Jonas Kaufmann. Photograph: Uli Webber/Decca Singing these unbearably poignant songs is a form of torture: Kaufmann seemed to approach it as a journey, over the course of which the experience of pain might permit some sort of resignation to fate to be reached, even if resolution were unachievable. In the first two songs the enormity of the undertaking was all too apparent, the high tessitura as testing as the sentiments of the poems. While the tenderness and expressiveness of Kaufmann’s inflections got to the heart of Rückert’s words, there were moments when the voice almost choked with feeling. How could it be otherwise? Can a performance where the tone is always impeccable be as emotionally valid? Again, in the third song – the music suggesting a simple domestic scene, but the mind plays tricks and conjures the image of the dead daughter at her mother’s side – Kaufmann captured the way that hope mixed with desperation burst out together, then in a more-veiled delivery suggested the terrible blur between fantasy and reality. In the fourth song the music begins to hint at the possibility of greater equanimity as the poet imagines the children walking up the slopes towards Heaven; it was here that Kaufmann’s voice gradually began to be warmer in colour and open out. Anguish remains in the final setting, but it becomes muted. Consolation, such as it can be, comes in the last four lines. Kaufmann made this the most moving utterance. Nelsons complemented it beautifully so that Mahler’s instrumentation, with its aura of flutes and celestial harp as well the cellos’ final sighing lines, brought the intimations of what the poet wills to be Heaven.

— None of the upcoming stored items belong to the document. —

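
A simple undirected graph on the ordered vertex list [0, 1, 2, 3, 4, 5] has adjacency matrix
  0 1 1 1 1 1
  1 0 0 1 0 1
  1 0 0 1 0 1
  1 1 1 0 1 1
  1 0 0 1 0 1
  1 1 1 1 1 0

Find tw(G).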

Any tension that Kaufmann might have felt in the Mahler was dissipated entirely in the sequence of Richard Strauss Lieder: now he was in complete control, the romance of the music realised through instinctively musical and unaffected style. Ruhe meine Seele was a good foil to Kindertotenlieder, with the balm of the final stanza invoking peace. Morgen! was outstanding, with Laurence Jackson’s violin solo in the prelude eloquently spun. Kaufmann had struck a pensive pose at the song’s opening and maintained it as though he were observing from the outside, yet the intimacy, the final lines almost whispered, created a magical effect. In Cäcilie Kaufmann reached up almost effortlessly to the “seligen Höhn”, the blessed heights. In a brief encore, Zueignung, the Kaufmann sound was at its most burnished.

While in Morgen! the vision of the sea-shore is couched in terms of idyllic bliss, the works which framed the Mahler and Strauss offered portrayals of the deep full of metaphor and altogether more challenging. This was not the first time that Nelsons has programmed Britten’s Sea Interludes with Debussy’s La mer. The ‘Passacaglia’ was inserted between ‘Moonlight’ and ‘Storm’, which worked remarkably well and not simply because of creating a five-movement sequence to balance the five Rückert settings in the Mahler. The dark and quietly threatening opening to the ‘Passacaglia’, presaging the fatal cliff-fall of the boy John, Grimes’s apprentice, connected it to Kindertotenlieder. Similarly, the clarity with which Nelsons handled the instrumentation – flutes, celesta and the return of Christopher Yates’s haunting viola – at the end set up parallels which would then emerge tellingly in the Mahler. In La mer, the way Nelsons painted the ever-changing seascape had infinite sensitivity as well as stirring drama. The CBSO musicians responded with passionate dedication.